J14 - Roundtable: Mapping and Assessing IGR - Canada’s Economic (and Monetary) Union

Date: May 31 | Heure: 03:45pm to 05:15pm | Location: Classroom - CL 408 Room ID:15760

Joint Session / Séance conjointe : with Law and Public Policy Section

Chair/Président/Présidente : Grace Skogstad (University of Toronto)

Participants
Daniel Beland (University of Saskatchewan)
Kyle Hanniman (Queen’s University)
Christopher Kukucha (University of Lethbridge)
Amy Verdun (University of Victoria)

Canada’s provincial/territorial and federal governments both exercise jurisdictional authority in a number of areas that affect the performance of Canada’s economic and monetary union. These areas include fiscal policy, industrial policy, labour force development, agriculture, science and technology policy, and securities regulation. In other areas, such as monetary policy, external trade agreements, and equalization, Ottawa has the jurisdictional levers.

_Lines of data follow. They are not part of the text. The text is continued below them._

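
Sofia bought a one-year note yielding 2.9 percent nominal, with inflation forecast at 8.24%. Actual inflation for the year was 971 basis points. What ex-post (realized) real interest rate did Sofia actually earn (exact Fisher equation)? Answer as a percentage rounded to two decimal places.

-6.21%

Ex-post: (1 + 0.0290)/(1 + 0.0971) − 1 = -6.2073%
So the realized real rate is -6.21%.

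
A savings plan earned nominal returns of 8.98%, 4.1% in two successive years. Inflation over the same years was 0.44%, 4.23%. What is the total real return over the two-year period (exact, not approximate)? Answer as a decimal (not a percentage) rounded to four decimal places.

Compound the nominal returns: 1.0898 × 1.0410 = 1.134482.
Compound inflation: 1.0044 × 1.0423 = 1.046886.
Deflate: 1.134482 / 1.046886 = 1.083673.
Total real return = 1.083673 − 1 → 0.0837.

0.0837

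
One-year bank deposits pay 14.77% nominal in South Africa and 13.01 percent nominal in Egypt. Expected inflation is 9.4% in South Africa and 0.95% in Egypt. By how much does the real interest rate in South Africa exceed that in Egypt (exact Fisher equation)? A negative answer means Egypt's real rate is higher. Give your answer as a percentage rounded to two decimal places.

-7.04%

South Africa: (1 + 0.1477)/(1 + 0.0940) − 1 = 4.9086%
Egypt: (1 + 0.1301)/(1 + 0.0095) − 1 = 11.9465%
Differential = 4.9086% − 11.9465% = -7.0379% → -7.04%.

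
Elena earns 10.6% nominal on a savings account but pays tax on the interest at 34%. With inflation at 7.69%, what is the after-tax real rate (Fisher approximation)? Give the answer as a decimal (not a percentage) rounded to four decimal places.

After-tax nominal return = 10.6% × (1 − 0.34) = 6.9960%.
r ≈ 6.9960% − 7.69% → -0.0069.

-0.0069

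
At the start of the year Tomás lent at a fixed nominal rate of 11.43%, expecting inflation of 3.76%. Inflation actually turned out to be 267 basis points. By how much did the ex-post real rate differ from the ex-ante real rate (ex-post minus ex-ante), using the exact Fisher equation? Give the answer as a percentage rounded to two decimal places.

Ex-ante: (1 + 0.1143)/(1 + 0.0376) − 1 = 7.3921%
Ex-post: (1 + 0.1143)/(1 + 0.0267) − 1 = 8.5322%
Difference (ex-post − ex-ante) = 1.1401% → 1.14%.

1.14%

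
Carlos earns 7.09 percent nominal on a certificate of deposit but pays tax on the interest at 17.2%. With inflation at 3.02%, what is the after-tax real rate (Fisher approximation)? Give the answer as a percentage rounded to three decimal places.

After-tax nominal return = 7.09% × (1 − 0.172) = 5.87052%.
r ≈ 5.87052% − 3.02% → 2.851%.

2.851%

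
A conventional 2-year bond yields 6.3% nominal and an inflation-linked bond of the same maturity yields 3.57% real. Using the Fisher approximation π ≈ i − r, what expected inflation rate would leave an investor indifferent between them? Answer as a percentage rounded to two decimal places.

π ≈ i − r = 6.3% − 3.57% → 2.73%.

2.73%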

Even where one government exercises predominant legal authority for a policy area, jurisdictional spillovers—such as those with respect to the environment and the economy-- heighten imperatives for intergovernmental policy coordination. This panel will examine intergovernmental relations with respect to the Canadian economic and monetary union by addressing the following questions. How have Canada’s FTP governments exercised their powers with respect to the economic union? Have they proceeded unilaterally or through coordination and harmonization with other governments? Where their pattern of intergovernmental relations has changed over time, what has prompted the change (for example, towards greater or lesser collaboration)? And what are the outputs of these intergovernmental relations, including for the performance of Canada’s economic union and the distribution and redistribution of wealth across individuals and regions?